Munich, 1955. Robert
Krohn, journaliste sportif, fait la connaissance de Veronika Voss, une star
déchue du cinéma des années 40. Son comportement étrange intrigue Robert. Alors
qu'il veut en savoir plus, il apprend que Veronika vit chez son amie neurologue,
Marianne Katz. La praticienne drogue ses patients à la morphine, crée chez eux
une accoutumance et leur fait signer un testament en sa faveur, pour finalement
les pousser au suicide. Robert, avec l'aide de son amie Henriette, tente de
mettre fin à ces activités meurtrières. La jeune femme se fait passer pour une
riche dépressive et obtient sans difficulté une ordonnance lui prescrivant de
la morphine...
Sorti en 1982
quelques jours seulement après sa mort, l’avant dernier film du prolifique Rainer Werner Fassbinder, écrivain,
dramaturge, metteur en scène et acteur fut son Sunset Boulevard.

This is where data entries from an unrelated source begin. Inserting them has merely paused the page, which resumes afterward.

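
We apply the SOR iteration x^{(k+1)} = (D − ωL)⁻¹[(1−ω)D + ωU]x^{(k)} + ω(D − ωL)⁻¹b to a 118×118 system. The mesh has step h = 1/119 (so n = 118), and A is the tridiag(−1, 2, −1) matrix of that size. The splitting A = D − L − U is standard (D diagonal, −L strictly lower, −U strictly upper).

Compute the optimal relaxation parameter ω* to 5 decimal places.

n=118: λ(B_J) = 1 − λ(A)/2 = cos(kπ/119); k=1 gives ρ_J = 0.99965.
√(1−ρ_J²) simplifies to sin(π/119) = 0.026397.
Then 2/(1+√(1−ρ_J²)) = 2/(1+0.026397); ω* = 2/1.026397 = 1.94856.
[ρ_SOR] ω* − 1 = 0.94856.

ω* = 1.94856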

Un film crépusculaire et funèbre, d’une infinie
tristesse, contant en un somptueux noir et blanc l’irrépressible déchéance
d’une ex star de la
UFA, la fameuse compagnie de production allemande en vogue pendant les années hitlériennes.
Le présent est ici
hanté par le passé, l’ex star est elle-même
en proie à l’oubli et récupérée
par la diabolique Docteur Katz, sorte de Mengele au féminin travaillant dans la
suite logique des nazis pour asservir l’ancienne Etoile et accélérer sa chute tout en lui dérobant
sa fortune.
L’Allemagne post 45 est
une excroissance de l’Allemagne nazie, le
capitalisme, la psychiatrie et la science ont remplacé ce qui précédait, en conformité
avec les intérêts anglo-saxons complices et financeurs des bourreaux d’hier. La survivance
du passé au travers de ces scènes ou Veronika se met en scène et ou Fassbinder
la met en scène comme par le passé, avec une esthétique fort semblable, proche
de Sunset Boulevard mais aussi de
Fritz Lang est comme une gangrène qui à la fois permet de s’évader du réel et de
plonger petit à petit dans la schizophrénie et la folie.
La drogue fournie
enfonce pas à pas l’ancienne Etoile et
dans le déni de réalité et dans la mythomanie. Passant en permanence de l’excès de confiance en
son image à la détestation de soi, cet ancien oiseau des plateaux est de plus
en plus seul face à des reflets sans spectateurs. Dans cette mise en abime
Fassbinder multiplie miroirs et fenêtres et glaces et même galeries des glaces
ou la star et surtout la femme Veronika se perd. Ses reflets deviennent elle-même
et elle se confond avec ses reflets, se regardant parler et agir comme si elle était
encore sur un plateau, et se galvanisant de manière pathétique face à cet
admirateur quelque peu perdu et sans autre repère que celui de cet astre dans
la nuit sombre.
Le noir et blanc créée
de la distance par rapport au réel, le film devient comme une absolue recréation
hyper formaliste – le naturalisme allemand … - de la réalité, laquelle est un
trompe l’œil.
Ici et la des lumières
et des sunlights aveuglants lâchent comme des halos sur l’ancienne star de la
UFA, laquelle semble telle Gloria Swanson dans le chef d’œuvre de Billy Wilder
descendre un escalier imaginaire sous d’imaginaires projecteurs et d’imaginaires caméras. Le réel o combien
plus trivial est celui d’une femme enfermée
dans une chambre blanche et aveuglante sans meuble et qui vient de se faire
faire un shoot.
Et glisse pas à pas
vers une mort programmée.
Ce fut donc – peu
avant la sortie de Querelle, le
dernier film de Fassbinder – le testament, le vrai, d’un des plus grands
metteurs en scène allemands de toute l’histoire du cinéma. Un testament glaçant tendant à son pays
un miroir implacable et juste. Celui d’un présent mensonger englué dans un passé criminel et qui n
a en rien renoncé à ses anciennes méthodes.
Et s’est adonné au Dieu
Argent.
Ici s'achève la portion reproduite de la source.